Positively Queer

By Jacqueline White
Published on November 1, 2002

Word has gotten out and it’s grim: According to most media accounts, being young and queer is no fun. Going to school will be like running a gauntlet once you’ve come out. Your friends will shun you–if they don’t beat you up. Your folks may disown you. You’ll probably end up homeless, addicted to drugs, or contemplating suicide.

But wait. Are things really that bad?

Life for lesbian, gay, bisexual, and transgender (LGBT) youth isn’t necessarily fraught with peril. In fact, for some kids, it’s downright uneventful.
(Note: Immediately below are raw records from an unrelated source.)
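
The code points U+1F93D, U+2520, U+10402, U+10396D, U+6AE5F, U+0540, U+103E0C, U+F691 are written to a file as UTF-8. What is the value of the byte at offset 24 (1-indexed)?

0xB8

1-indexed offset 24 is 0-indexed offset 23.
U+1F93D → 4-byte form F0 9F A4 BD at offsets 0–3.
U+2520 → 3-byte form E2 94 A0 at offsets 4–6.
U+10402 → 4-byte form F0 90 90 82 at offsets 7–10.
U+10396D → 4-byte form F4 83 A5 AD at offsets 11–14.
U+6AE5F → 4-byte form F1 AA B9 9F at offsets 15–18.
U+0540 → 2-byte form D5 80 at offsets 19–20.
U+103E0C → 4-byte form F4 83 B8 8C at offsets 21–24.
Offset 23 falls in char 7's range; it's byte 3 of F4 83 B8 8C = 0xB8.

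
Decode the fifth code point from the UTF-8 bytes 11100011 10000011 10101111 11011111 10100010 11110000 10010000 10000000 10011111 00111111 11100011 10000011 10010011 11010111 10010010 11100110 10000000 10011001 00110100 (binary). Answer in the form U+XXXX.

U+30D3

Offset 0: leading byte 0xE3 = 11100011 → 3-byte char #1 = E3 83 AF.
Offset 3: leading byte 0xDF = 11011111 → 2-byte char #2 = DF A2.
Offset 5: leading byte 0xF0 = 11110000 → 4-byte char #3 = F0 90 80 9F.
Offset 9: leading byte 0x3F = 00111111 → 1-byte char #4 = 3F.
Offset 10: leading byte 0xE3 = 11100011 → 3-byte char #5 = E3 83 93.
Leading byte 0xE3 = 11100011 matches 1110xxxx → 3-byte sequence.
Byte 1: 0xE3 = 11100011, payload 0011 (4 bits).
Byte 2: 0x83 = 10000011 (10xxxxxx ✓), payload 000011.
Byte 3: 0x93 = 10010011 (10xxxxxx ✓), payload 010011.
Concatenate: 0011000011010011 = 0x30D3 (16 bits → U+30D3).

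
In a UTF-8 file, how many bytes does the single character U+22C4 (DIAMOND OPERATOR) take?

3

U+22C4 = 0x22C4. UTF-8 uses 1 byte below 0x80, 2 below 0x800, 3 below 0x10000, 4 up to 0x10FFFF. 0x22C4 is in U+0800–U+FFFF → 3 bytes.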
But since that doesn’t make good copy, the horror stories are the ones that get told.

As psychologists Glenda Russell and Janis Bohan point out in the queer quarterly In the Family (Spring 2001), the message that well-adjusted LGBT youth take home is that “positive stories are of little interest; it is the trauma of young queer life that captures attention and that qualifies as legitimate.”

The overwhelming focus on all the bad news has turned trauma into an expectation among queer youth. As one 17-year-old lesbian told Russell and Bohan during a research study, “Sometimes I don’t feel like a real lesbian because I haven’t committed suicide.”

It’s true that LGBT youth are overrepresented in the ranks of school dropouts and the homeless, and they are twice as likely to attempt suicide than their straight peers. Drawing attention to the hardships some of these youth face makes sense: Rooting out bigotry and oppression requires shining a light on them. And the many horror stories that appear in funding appeals for LGBT organizations, as well as in the queer and the mainstream media, do help to rally dollars and attention on behalf of these teens.

But there is a potential downside, conclude Russell and Bohan: “If queer youth take our rhetoric about risk as a measure of the inevitable dangers of queer life, and our silence about joy as a measure of the likelihood of happiness, our discourse may contribute to, rather than ease, their pain.”

So spread the word: To be young and queer is no death sentence–and, actually, sometimes it kinda even rocks.